Harga kargo minyak di pasar fisik mengalami penurunan tajam pada Senin, 11 Mei 2026 pukul 17.30, setelah para pembeli global memilih untuk membatasi penawaran mereka. Kondisi ini berbanding terbalik dengan lonjakan permintaan bulan lalu, meskipun akses pengiriman melalui Selat Hormuz masih mengalami penutupan akibat konflik.
Dilansir dari Bloombergtechnoz, pelemahan harga ini mulai terlihat sejak paruh kedua April dan semakin intensif dalam sepekan terakhir. Premi untuk grade minyak utama Laut Utara yang menjadi acuan Dated Brent dilaporkan merosot hingga 90 persen dalam sebulan terakhir hingga kembali ke level sebelum perang pecah.
Kargo minyak mentah CPC dari wilayah Afrika Barat dan Mediterania untuk pengiriman segera bahkan mulai diperdagangkan dengan diskon kecil terhadap nilai patokan. Meskipun secara umum pasokan masih dianggap ketat, harga saat ini telah kembali ke kisaran normal sebelum perang Iran menghilangkan lebih dari 10 persen pasokan minyak global.
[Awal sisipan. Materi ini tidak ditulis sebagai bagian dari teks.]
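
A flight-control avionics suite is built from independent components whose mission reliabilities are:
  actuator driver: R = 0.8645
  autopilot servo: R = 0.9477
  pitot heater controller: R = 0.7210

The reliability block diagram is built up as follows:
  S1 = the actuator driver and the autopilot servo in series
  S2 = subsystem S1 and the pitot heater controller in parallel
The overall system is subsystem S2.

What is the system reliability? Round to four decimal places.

0.9496

Series (actuator driver and autopilot servo): 0.864500 × 0.947700 = 0.819287
Parallel ([0.819287] and pitot heater controller): 1 − (1 − 0.819287)(1 − 0.721000) = 0.9496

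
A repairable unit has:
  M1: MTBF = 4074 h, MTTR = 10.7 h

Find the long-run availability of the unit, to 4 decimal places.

A(M1) = MTBF/(MTBF+MTTR) = 4074/(4074+10.7) = 0.9974

0.9974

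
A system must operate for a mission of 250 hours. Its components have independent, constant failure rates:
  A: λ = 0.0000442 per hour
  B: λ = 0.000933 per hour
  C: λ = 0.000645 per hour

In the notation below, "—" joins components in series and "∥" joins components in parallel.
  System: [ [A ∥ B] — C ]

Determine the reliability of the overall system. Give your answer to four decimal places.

R(A) = exp(−0.0000442 × 250) = 0.989011
R(B) = exp(−0.000933 × 250) = 0.791956
R(C) = exp(−0.000645 × 250) = 0.851079
Parallel (A and B): 1 − (1 − 0.989011)(1 − 0.791956) = 0.997714
Series ([0.997714] and C): 0.997714 × 0.851079 = 0.8491

0.8491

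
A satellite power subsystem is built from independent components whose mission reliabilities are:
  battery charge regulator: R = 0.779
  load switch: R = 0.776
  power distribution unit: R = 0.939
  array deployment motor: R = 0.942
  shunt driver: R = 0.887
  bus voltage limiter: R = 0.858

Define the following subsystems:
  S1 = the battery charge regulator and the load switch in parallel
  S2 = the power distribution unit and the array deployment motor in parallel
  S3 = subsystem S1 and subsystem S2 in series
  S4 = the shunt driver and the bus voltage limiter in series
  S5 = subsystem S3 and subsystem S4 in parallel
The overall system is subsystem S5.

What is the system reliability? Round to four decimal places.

Parallel (battery charge regulator and load switch): 1 − (1 − 0.779000)(1 − 0.776000) = 0.950496
Parallel (power distribution unit and array deployment motor): 1 − (1 − 0.939000)(1 − 0.942000) = 0.996462
Series ([0.950496] and [0.996462]): 0.950496 × 0.996462 = 0.947133
Series (shunt driver and bus voltage limiter): 0.887000 × 0.858000 = 0.761046
Parallel ([0.947133] and [0.761046]): 1 − (1 − 0.947133)(1 − 0.761046) = 0.9874

0.9874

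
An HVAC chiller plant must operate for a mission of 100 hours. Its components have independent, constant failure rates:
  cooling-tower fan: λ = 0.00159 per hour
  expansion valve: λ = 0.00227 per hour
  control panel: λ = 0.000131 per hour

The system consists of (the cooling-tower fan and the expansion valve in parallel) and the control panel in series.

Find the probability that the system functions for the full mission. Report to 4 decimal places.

0.9575

R(cooling-tower fan) = exp(−0.00159 × 100) = 0.852996
R(expansion valve) = exp(−0.00227 × 100) = 0.796921
R(control panel) = exp(−0.000131 × 100) = 0.986985
Parallel (cooling-tower fan and expansion valve): 1 − (1 − 0.852996)(1 − 0.796921) = 0.970147
Series ([0.970147] and control panel): 0.970147 × 0.986985 = 0.9575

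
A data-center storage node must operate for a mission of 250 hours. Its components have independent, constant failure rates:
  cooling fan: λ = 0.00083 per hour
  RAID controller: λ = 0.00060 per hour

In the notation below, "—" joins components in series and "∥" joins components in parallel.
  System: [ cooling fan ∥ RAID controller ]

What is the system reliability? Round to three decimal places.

R(cooling fan) = exp(−0.00083 × 250) = 0.81261
R(RAID controller) = exp(−0.00060 × 250) = 0.86071
Parallel (cooling fan and RAID controller): 1 − (1 − 0.81261)(1 − 0.86071) = 0.974

0.974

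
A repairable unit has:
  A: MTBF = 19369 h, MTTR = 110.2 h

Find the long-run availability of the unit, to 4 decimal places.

0.9943

A(A) = MTBF/(MTBF+MTTR) = 19369/(19369+110.2) = 0.9943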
Sejumlah pedagang mengungkapkan bahwa sikap menahan diri dari pembeli dipicu oleh sinyal kedekatan kesepakatan antara Amerika Serikat dan Iran. Para pelaku pasar khawatir membayar harga tinggi jika Selat Hormuz tiba-tiba dibuka kembali dan menyebabkan harga jatuh.
Di sisi lain, kilang minyak mulai beradaptasi dengan keterbatasan pasokan dari Timur Tengah dengan menerapkan prinsip pengiriman tepat waktu (just-in-time) serta mengurangi persediaan. Namun, harga Brent berjangka sempat melonjak di atas US$105 per barel pada hari Senin setelah Presiden AS Donald Trump menolak proposal terbaru Iran untuk mengakhiri konflik.
Kepala riset di Sparta Commodities SA, Neil Crosby, memberikan analisis terkait anomali harga tersebut di tengah krisis yang sedang berlangsung.
"Pasar minyak fisik secara umum tidak memperhitungkan ketatnya pasokan yang parah," kata Neil Crosby, kepala riset di Sparta Commodities SA.
Penjelasan lebih lanjut mengenai kondisi tersebut dikaitkan dengan strategi pembeli di kawasan Asia yang memilih untuk bertahan dengan stok minimal.
"Namun, hal itu sebagian disebabkan oleh pembeli di Asia yang bergantung pada impor dan bertahan dengan pasokan minyak mentah “minimal”," kata Neil Crosby, kepala riset di Sparta Commodities SA.
Pasar global saat ini memanfaatkan cadangan strategis untuk menahan dampak penutupan jalur laut utama, di mana pemerintah telah mengumumkan pelepasan cadangan dalam jumlah rekor. Selain itu, peningkatan ekspor dari Amerika Serikat dan Brasil turut membantu menyeimbangkan pasar sementara konsumsi global menurun akibat melonjaknya harga bahan bakar.